How does it end? I’m not completely sure. There are many aspects that I haven’t worried about yet, because there has to be some room for the story to grow and develop, but the main skeleton is definitely there. And once it’s finished, I’m hoping that it will be in a more solid shape because of the planning, and maybe this time I’ll be able to complete the whole thing in a much shorter timescale.

And now I just have to fill in the next 7 days somehow, possibly with further editing of GVH, until it’s time to set off on this new adventure.

 

New rules

I’m working to new rules. Instead of plugging away at my novel and getting frustrated by other projects that beckon, and then avoiding my novel and getting frustrated at the slow progress, I’ve decided to focus on quantity rather than quality. That nano message is taking a long time to sink in, but I reckon that if I focus on refining ideas and building them up, instead of working linearly with narrow focus, then by the time I’ve drafted out a few complete ideas I’ll have a lot more idea what I’m doing, more stamina for longer projects and a good base on which to build.

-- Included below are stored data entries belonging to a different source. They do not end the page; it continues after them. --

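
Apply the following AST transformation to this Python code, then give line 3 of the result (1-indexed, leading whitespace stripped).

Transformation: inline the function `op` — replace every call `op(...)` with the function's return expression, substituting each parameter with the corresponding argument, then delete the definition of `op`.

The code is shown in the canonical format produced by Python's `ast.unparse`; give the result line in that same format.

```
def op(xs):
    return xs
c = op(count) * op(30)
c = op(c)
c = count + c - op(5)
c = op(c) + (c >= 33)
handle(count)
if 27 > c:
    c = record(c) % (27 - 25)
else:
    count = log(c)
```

Transformed code:
c = count * 30
c = c
c = count + c - 5
c = c + (c >= 33)
handle(count)
if 27 > c:
    c = record(c) % (27 - 25)
else:
    count = log(c)

c = count + c - 5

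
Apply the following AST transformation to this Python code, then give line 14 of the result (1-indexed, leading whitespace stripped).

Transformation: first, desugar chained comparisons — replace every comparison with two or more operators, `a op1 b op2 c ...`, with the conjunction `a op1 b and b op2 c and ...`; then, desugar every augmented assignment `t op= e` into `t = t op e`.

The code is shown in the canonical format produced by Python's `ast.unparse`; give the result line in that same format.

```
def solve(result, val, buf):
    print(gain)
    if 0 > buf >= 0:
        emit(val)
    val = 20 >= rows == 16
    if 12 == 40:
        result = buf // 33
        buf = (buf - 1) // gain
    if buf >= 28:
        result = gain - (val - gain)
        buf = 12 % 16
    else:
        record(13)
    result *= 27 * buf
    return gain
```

Transformed code:
def solve(result, val, buf):
    print(gain)
    if 0 > buf and buf >= 0:
        emit(val)
    val = 20 >= rows and rows == 16
    if 12 == 40:
        result = buf // 33
        buf = (buf - 1) // gain
    if buf >= 28:
        result = gain - (val - gain)
        buf = 12 % 16
    else:
        record(13)
    result = result * (27 * buf)
    return gain

result = result * (27 * buf)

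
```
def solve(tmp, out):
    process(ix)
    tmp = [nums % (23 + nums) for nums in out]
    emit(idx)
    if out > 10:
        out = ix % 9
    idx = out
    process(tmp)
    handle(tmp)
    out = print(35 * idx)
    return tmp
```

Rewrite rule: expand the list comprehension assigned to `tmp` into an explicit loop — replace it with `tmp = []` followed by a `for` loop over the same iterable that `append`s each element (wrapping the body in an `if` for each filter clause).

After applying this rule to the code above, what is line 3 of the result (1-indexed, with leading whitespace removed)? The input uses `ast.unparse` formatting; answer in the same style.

Transformed code:
def solve(tmp, out):
    process(ix)
    tmp = []
    for nums in out:
        tmp.append(nums % (23 + nums))
    emit(idx)
    if out > 10:
        out = ix % 9
    idx = out
    process(tmp)
    handle(tmp)
    out = print(35 * idx)
    return tmp

tmp = []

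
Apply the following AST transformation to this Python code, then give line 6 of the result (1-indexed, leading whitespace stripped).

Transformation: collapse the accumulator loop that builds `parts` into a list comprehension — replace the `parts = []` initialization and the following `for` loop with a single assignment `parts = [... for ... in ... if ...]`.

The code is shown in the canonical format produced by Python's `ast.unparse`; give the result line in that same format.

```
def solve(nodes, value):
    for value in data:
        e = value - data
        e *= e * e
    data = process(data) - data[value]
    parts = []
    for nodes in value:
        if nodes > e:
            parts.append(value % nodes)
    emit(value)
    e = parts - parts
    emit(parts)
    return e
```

parts = [value % nodes for nodes in value if nodes > e]

Transformed code:
def solve(nodes, value):
    for value in data:
        e = value - data
        e *= e * e
    data = process(data) - data[value]
    parts = [value % nodes for nodes in value if nodes > e]
    emit(value)
    e = parts - parts
    emit(parts)
    return e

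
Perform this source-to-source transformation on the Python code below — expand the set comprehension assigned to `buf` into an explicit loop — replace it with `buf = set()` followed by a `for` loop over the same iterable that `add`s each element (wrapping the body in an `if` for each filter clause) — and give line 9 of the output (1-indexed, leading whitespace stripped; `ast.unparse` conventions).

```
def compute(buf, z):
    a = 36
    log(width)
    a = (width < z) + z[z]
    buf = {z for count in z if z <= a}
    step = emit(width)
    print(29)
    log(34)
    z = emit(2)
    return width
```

Transformed code:
def compute(buf, z):
    a = 36
    log(width)
    a = (width < z) + z[z]
    buf = set()
    for count in z:
        if z <= a:
            buf.add(z)
    step = emit(width)
    print(29)
    log(34)
    z = emit(2)
    return width

step = emit(width)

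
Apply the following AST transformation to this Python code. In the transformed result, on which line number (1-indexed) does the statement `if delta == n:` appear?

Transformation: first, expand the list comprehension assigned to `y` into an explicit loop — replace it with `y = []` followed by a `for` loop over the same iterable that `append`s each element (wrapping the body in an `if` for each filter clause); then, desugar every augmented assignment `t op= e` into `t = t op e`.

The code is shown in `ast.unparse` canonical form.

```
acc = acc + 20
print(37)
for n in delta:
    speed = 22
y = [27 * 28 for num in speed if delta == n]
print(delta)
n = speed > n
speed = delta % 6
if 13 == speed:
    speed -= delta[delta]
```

7

Transformed code:
acc = acc + 20
print(37)
for n in delta:
    speed = 22
y = []
for num in speed:
    if delta == n:
        y.append(27 * 28)
print(delta)
n = speed > n
speed = delta % 6
if 13 == speed:
    speed = speed - delta[delta]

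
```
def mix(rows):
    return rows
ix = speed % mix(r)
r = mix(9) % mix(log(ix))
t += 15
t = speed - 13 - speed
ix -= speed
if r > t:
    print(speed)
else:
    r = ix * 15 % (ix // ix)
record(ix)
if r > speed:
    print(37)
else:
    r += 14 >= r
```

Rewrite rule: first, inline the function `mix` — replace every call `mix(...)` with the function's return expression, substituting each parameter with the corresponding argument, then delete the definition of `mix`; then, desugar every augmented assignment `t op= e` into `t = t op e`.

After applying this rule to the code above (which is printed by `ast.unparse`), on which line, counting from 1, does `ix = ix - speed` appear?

Transformed code:
ix = speed % r
r = 9 % log(ix)
t = t + 15
t = speed - 13 - speed
ix = ix - speed
if r > t:
    print(speed)
else:
    r = ix * 15 % (ix // ix)
record(ix)
if r > speed:
    print(37)
else:
    r = r + (14 >= r)

5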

So I’ve currently got Gods V Heroes on the go and nearly at a complete draft, there’s my new nano novel coming up, there’s the romance, there’s a couple more fantasies in the pipeline and there’s always babies which is still simmering nicely and waiting for my attention. Not to mention a couple of non-fiction projects that are on the go. With that selection, there should be something I feel like working on at any opportunity.

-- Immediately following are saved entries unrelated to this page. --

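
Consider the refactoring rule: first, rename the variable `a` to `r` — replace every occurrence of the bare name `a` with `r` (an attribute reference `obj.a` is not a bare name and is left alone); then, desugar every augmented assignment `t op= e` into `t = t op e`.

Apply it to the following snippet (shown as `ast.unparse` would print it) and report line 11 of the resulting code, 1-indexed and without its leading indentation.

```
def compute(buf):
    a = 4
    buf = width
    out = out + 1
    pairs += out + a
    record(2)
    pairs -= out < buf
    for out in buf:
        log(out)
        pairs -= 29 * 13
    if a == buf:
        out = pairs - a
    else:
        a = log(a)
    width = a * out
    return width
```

if r == buf:

Transformed code:
def compute(buf):
    r = 4
    buf = width
    out = out + 1
    pairs = pairs + (out + r)
    record(2)
    pairs = pairs - (out < buf)
    for out in buf:
        log(out)
        pairs = pairs - 29 * 13
    if r == buf:
        out = pairs - r
    else:
        r = log(r)
    width = r * out
    return width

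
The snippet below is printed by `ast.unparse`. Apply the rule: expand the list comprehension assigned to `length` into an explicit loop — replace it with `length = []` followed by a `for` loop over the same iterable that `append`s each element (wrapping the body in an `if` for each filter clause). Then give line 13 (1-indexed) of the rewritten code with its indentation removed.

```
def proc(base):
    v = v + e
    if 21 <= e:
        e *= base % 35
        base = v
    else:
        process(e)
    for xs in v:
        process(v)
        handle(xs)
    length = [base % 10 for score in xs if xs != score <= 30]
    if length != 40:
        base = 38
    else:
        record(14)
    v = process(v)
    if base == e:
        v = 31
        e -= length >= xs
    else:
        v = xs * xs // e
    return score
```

if xs != score <= 30:

Transformed code:
def proc(base):
    v = v + e
    if 21 <= e:
        e *= base % 35
        base = v
    else:
        process(e)
    for xs in v:
        process(v)
        handle(xs)
    length = []
    for score in xs:
        if xs != score <= 30:
            length.append(base % 10)
    if length != 40:
        base = 38
    else:
        record(14)
    v = process(v)
    if base == e:
        v = 31
        e -= length >= xs
    else:
        v = xs * xs // e
    return score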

Let’s see how many complete novel drafts I can create by the end of the year, shall we?

 

Training myself to plan

I’ve done a draft or two of Gods Versus Heroes now (it’s hard to count just how many, because I don’t get properly to the end before starting on the next one, so each one gets a little further through before I go back to the start).

I’ve done a rough nano draft, and I’ve done a more careful draft. Now I want to really pull it apart and weave the storylines together properly, rather than allowing them to come piecemeal. I’ve got seven main characters, each of whom has their own story arc. There’s the story arc of the guild. There’s the story arc of the world they travel to, and the story arc of our own world. I make that ten arcs to manage.

I was thinking just now of how hard it all is, and how I’m going to manage to go through this every single time. And then I remembered when I first went into sixth form at school. Suddenly, instead of having homework to be completed the next day or the day after, I would have up to a week to complete a piece of work, or I would have ongoing work to do, in order to keep up with class. I found it really hard to keep track, and to remember what had to be in when.

So I invented a new kind of calendar. I had several sheets of paper fastened together, and divided into seven sections. Each day I would tear off a section, to reveal the day for the following week. I used this for a few weeks, so that I could always see exactly one week ahead, and then I found I didn’t need it any more, because I’d started to think ahead.

That’s what I need to do now. Yes, I need to pull everything apart and really go at it laboriously, and it will take a lot of time and effort. But the more I work at it, and the more frequently I do it, the easier it will become, until I have the method sorted and I can put it all together much more easily.

I need to train myself into the proper way to plan. That’s all. It will come.